Member of the Philippine House of Representatives for Senior Citizens Partylist
- Incumbent
- Assumed office October 13, 2020
- Preceded by: Francisco Datol

Personal details
- Born: Rodolfo Epimaco Malicse Ordanes December 12, 1952 (age 73)
- Spouse: Erlinda A. Ordanes
- Alma mater: Cabanatuan City Colleges (BS Commerce) Zaragosa College (MEd)
- Occupation: Politician; Public administrator;

= Rodolfo Ordanes =

Filipino politician and Senior Citizens Party-list representative (born 1952)

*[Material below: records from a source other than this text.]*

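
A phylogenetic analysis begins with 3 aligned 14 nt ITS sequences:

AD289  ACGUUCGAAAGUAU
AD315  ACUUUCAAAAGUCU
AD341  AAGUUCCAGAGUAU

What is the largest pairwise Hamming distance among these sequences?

5

Pairwise Hamming distances:
  AD289 vs AD315: 3
  AD289 vs AD341: 3
  AD315 vs AD341: 5
The largest is 5, between AD315 and AD341.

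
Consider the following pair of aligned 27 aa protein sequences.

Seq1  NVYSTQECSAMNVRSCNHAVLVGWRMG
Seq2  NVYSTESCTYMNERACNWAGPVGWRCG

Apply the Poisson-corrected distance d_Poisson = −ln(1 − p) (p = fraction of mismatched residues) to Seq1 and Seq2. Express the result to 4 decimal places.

0.4626

Differing sites — 6:Q/E; 7:E/S; 9:S/T; 10:A/Y; 13:V/E; 15:S/A; 18:H/W; 20:V/G; 21:L/P; 26:M/C.
p = 10/27 = 0.370370.
d = −ln(1 − 0.370370) = −ln(0.629630) = 0.4626.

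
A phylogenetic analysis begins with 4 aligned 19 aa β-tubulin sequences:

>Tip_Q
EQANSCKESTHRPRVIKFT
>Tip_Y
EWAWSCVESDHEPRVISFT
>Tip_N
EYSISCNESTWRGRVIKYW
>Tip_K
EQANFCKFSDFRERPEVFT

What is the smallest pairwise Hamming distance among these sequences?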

Rodolfo Epimaco "Ompong" Malicse Ordanes (born December 12, 1952) is a Filipino politician serving as representative of the Senior Citizens Partylist in the House of Representatives of the Philippines since 2020.

== Early life and education ==
Rodolfo Epimaco Malicse Ordanes was born on December 12, 1952. He attended the Aliaga Provincial High School before finishing his accounting degree at the Cabanatuan City Colleges. He took up a master's degree in education at the 	Zaragosa College.

== Career ==
=== Government service ===
Before entering national politics, Ordanes worked as an assessor for the Quezon City local government and as an appraiser for the Parañaque city government.

=== Political career ===
Ordanes succeeded Francisco Datol, who died while in office, as the representative of Senior Citizens Partylist on October 13, 2025.

== Personal life ==
Ordanes is married Erlinda A. Ordanes.